Das unterstreicht auch Sina Diekmann. Als Leiterin der Abteilung Sport wird sie zu zwei Themen am häufigsten befragt: zu den Teilnehmenden und zu den Sportstätten. Ersteres ist noch nicht abschließend zu beurteilen, die finalen Meldelisten müssen bis zum 16. Juni eingereicht werden. Jedem nationalen Verband ist die Kommunikation dazu freigestellt, der ADH hatte am vergangenen Dienstag die ersten Athlet*innen im Taekwondo und der Rhythmischen Sportgymnastik präsentiert, darunter die Olympiavierte Margarita Kolosov (21/Schmiden). Weitere Nominierungsrunden folgen im Mai und Juni. „International zeichnet sich ab, dass wir sehr spannende Athlet*innen werden präsentieren können. So plant zum Beispiel Australien, im Schwimmen mit dem kompletten Olympia-Perspektivkader für Los Angeles 2028 anzutreten. Im Basketball sind sowohl in der klassischen Hallenvariante als auch im 3x3 bei beiden Geschlechtern starke College-Teams aus den USA dabei“, sagt sie.

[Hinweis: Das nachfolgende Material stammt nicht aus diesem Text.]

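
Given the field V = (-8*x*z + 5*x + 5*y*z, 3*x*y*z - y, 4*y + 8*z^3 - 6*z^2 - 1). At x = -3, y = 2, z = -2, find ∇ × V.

(22, 34, -2)

(∇×V)₁ = ∂V₃/∂y − ∂V₂/∂z = -3*x*y + 4
(∇×V)₂ = ∂V₁/∂z − ∂V₃/∂x = -8*x + 5*y
(∇×V)₃ = ∂V₂/∂x − ∂V₁/∂y = 3*y*z - 5*z
∇×V = (-3*x*y + 4, -8*x + 5*y, 3*y*z - 5*z)
At (-3, 2, -2): (22, 34, -2).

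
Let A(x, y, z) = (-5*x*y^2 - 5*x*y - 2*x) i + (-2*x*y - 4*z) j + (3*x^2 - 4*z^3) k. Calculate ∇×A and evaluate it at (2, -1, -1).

(∇×A)₁ = ∂A₃/∂y − ∂A₂/∂z = 4
(∇×A)₂ = ∂A₁/∂z − ∂A₃/∂x = -6*x
(∇×A)₃ = ∂A₂/∂x − ∂A₁/∂y = 10*x*y + 5*x - 2*y
∇×A = (4, -6*x, 10*x*y + 5*x - 2*y)
At (2, -1, -1): (4, -12, -8).

(4, -12, -8)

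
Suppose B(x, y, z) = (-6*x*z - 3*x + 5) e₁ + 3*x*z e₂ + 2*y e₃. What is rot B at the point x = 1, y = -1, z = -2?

(-1, -6, -6)

(∇×B)₁ = ∂B₃/∂y − ∂B₂/∂z = -3*x + 2
(∇×B)₂ = ∂B₁/∂z − ∂B₃/∂x = -6*x
(∇×B)₃ = ∂B₂/∂x − ∂B₁/∂y = 3*z
∇×B = (-3*x + 2, -6*x, 3*z)
At (1, -1, -2): (-1, -6, -6).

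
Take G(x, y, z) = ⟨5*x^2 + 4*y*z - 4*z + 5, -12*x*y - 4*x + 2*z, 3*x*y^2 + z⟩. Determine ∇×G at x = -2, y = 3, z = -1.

(∇×G)₁ = ∂G₃/∂y − ∂G₂/∂z = 6*x*y - 2
(∇×G)₂ = ∂G₁/∂z − ∂G₃/∂x = -3*y^2 + 4*y - 4
(∇×G)₃ = ∂G₂/∂x − ∂G₁/∂y = -12*y - 4*z - 4
∇×G = (6*x*y - 2, -3*y^2 + 4*y - 4, -12*y - 4*z - 4)
At (-2, 3, -1): (-38, -19, -36).

(-38, -19, -36)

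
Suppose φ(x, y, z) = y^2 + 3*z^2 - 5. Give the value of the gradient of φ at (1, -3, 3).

∂φ/∂x = 0
∂φ/∂y = 2*y
∂φ/∂z = 6*z
∇φ = (0, 2*y, 6*z)
At (1, -3, 3): (0, -6, 18).

(0, -6, 18)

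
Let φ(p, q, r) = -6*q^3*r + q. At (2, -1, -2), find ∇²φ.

∂²φ/∂p² = 0
∂²φ/∂q² = -36*q*r
∂²φ/∂r² = 0
∇²φ = -36*q*r
At (2, -1, -2): -72.

-72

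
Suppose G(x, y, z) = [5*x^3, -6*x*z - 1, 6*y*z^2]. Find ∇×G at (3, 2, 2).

(∇×G)₁ = ∂G₃/∂y − ∂G₂/∂z = 6*x + 6*z^2
(∇×G)₂ = ∂G₁/∂z − ∂G₃/∂x = 0
(∇×G)₃ = ∂G₂/∂x − ∂G₁/∂y = -6*z
∇×G = (6*x + 6*z^2, 0, -6*z)
At (3, 2, 2): (42, 0, -12).

(42, 0, -12)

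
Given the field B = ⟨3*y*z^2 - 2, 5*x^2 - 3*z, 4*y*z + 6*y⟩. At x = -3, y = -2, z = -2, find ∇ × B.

(∇×B)₁ = ∂B₃/∂y − ∂B₂/∂z = 4*z + 9
(∇×B)₂ = ∂B₁/∂z − ∂B₃/∂x = 6*y*z
(∇×B)₃ = ∂B₂/∂x − ∂B₁/∂y = 10*x - 3*z^2
∇×B = (4*z + 9, 6*y*z, 10*x - 3*z^2)
At (-3, -2, -2): (1, 24, -42).

(1, 24, -42)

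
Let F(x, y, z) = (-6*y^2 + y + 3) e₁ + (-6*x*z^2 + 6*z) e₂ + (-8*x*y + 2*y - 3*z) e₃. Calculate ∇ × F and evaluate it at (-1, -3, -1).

(∇×F)₁ = ∂F₃/∂y − ∂F₂/∂z = 12*x*z - 8*x - 4
(∇×F)₂ = ∂F₁/∂z − ∂F₃/∂x = 8*y
(∇×F)₃ = ∂F₂/∂x − ∂F₁/∂y = 12*y - 6*z^2 - 1
∇×F = (12*x*z - 8*x - 4, 8*y, 12*y - 6*z^2 - 1)
At (-1, -3, -1): (16, -24, -43).

(16, -24, -43)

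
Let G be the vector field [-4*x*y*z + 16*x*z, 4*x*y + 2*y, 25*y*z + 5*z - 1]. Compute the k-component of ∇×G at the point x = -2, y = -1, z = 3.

-28

(∇×G)_3 = ∂G₂/∂x − ∂G₁/∂y
= 4*y − (-4*x*z)
= 4*x*z + 4*y
At (-2, -1, 3): -28.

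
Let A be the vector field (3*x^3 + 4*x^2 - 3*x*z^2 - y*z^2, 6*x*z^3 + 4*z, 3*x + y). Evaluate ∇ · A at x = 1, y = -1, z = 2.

∂A₁/∂x = 9*x^2 + 8*x - 3*z^2
∂A₂/∂y = 0
∂A₃/∂z = 0
∇·A = 9*x^2 + 8*x - 3*z^2
At (1, -1, 2): 5.

5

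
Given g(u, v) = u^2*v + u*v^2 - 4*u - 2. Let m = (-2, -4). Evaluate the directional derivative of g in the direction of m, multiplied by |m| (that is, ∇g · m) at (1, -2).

20

∂g/∂u = 2*u*v + v^2 - 4
∂g/∂v = u^2 + 2*u*v
∇g at (1, -2) = (-4, -3)
∇g · m = (-4)(-2) + (-3)(-4) = 20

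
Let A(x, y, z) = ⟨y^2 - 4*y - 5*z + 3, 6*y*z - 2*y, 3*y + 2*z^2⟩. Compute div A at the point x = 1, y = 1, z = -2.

-22

∂A₁/∂x = 0
∂A₂/∂y = 6*z - 2
∂A₃/∂z = 4*z
∇·A = 10*z - 2
At (1, 1, -2): -22.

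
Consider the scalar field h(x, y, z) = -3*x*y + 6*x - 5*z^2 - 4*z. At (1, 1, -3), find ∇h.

∂h/∂x = -3*y + 6
∂h/∂y = -3*x
∂h/∂z = -10*z - 4
∇h = (-3*y + 6, -3*x, -10*z - 4)
At (1, 1, -3): (3, -3, 26).

(3, -3, 26)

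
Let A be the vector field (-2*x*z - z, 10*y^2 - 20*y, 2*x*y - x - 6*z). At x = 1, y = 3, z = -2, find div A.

∂A₁/∂x = -2*z
∂A₂/∂y = 20*y - 20
∂A₃/∂z = -6
∇·A = 20*y - 2*z - 26
At (1, 3, -2): 38.

38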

Was die Sportstätten angeht, empfindet sie die Bandbreite der Geschichten, die mit diesen verbunden ist, als besonders faszinierend. „Wir haben die Jahrhunderthalle in Bochum, die beispielhaft für die Region und ihre Kultur steht. Wir haben das neu gebaute Lohrheide-Stadion in Bochum-Wattenscheid, in dem wir das erste Sportevent nach dem Umbau veranstalten. Hagen hat eine lange Basketballtradition, Mülheim an der Ruhr ist ein starker Standort für Badminton, und in Duisburg haben wir mit dem Sportpark, dem Landschaftspark Duisburg-Nord und der Schauinsland-Reisen-Arena, wo die Eröffnungsfeier stattfindet, spektakuläre Locations. In Essen wird die Messe, wo allein sechs Sportarten laufen, Herzstück des Multisportevents sein. Da kann ich keinen Standort herausheben, alle sind auf ihre Art spannend.“
Besonders wichtig ist den Organisatoren ein niedrigschwelliges Angebot, um alle Gesellschaftsschichten zu erreichen. Tickets für einzelne Sportevents sind bereits für 18,00 Euro erhältlich, dazu gibt es Tageskarten für alle Veranstaltungen in einer Stadt für 13,00 Euro und die Dauerkarte (Ground Pass) für 79,00 Euro, die zum Eintritt zu allen Veranstaltungen in allen Städten an allen Tagen berechtigt (exklusive Eröffnungs- und Schlussfeier). In NRW ist die Nutzung des Nahverkehrs im Preis inbegriffen. Ein umfangreiches Kulturprogramm, unter anderem mit Konzerten von Deutsch-Rapper Ski Aggu und der Brasspop-Band Querbeat, rundet das Angebot ab, zudem ist das Programm des Ruhr Games Festivals in Bochum (17. bis 20. Juli) integriert. „Wir wollen die volle Wucht eines Multisport-Events mit tollem Kulturprogramm verbinden“, sagt Sina Diekmann.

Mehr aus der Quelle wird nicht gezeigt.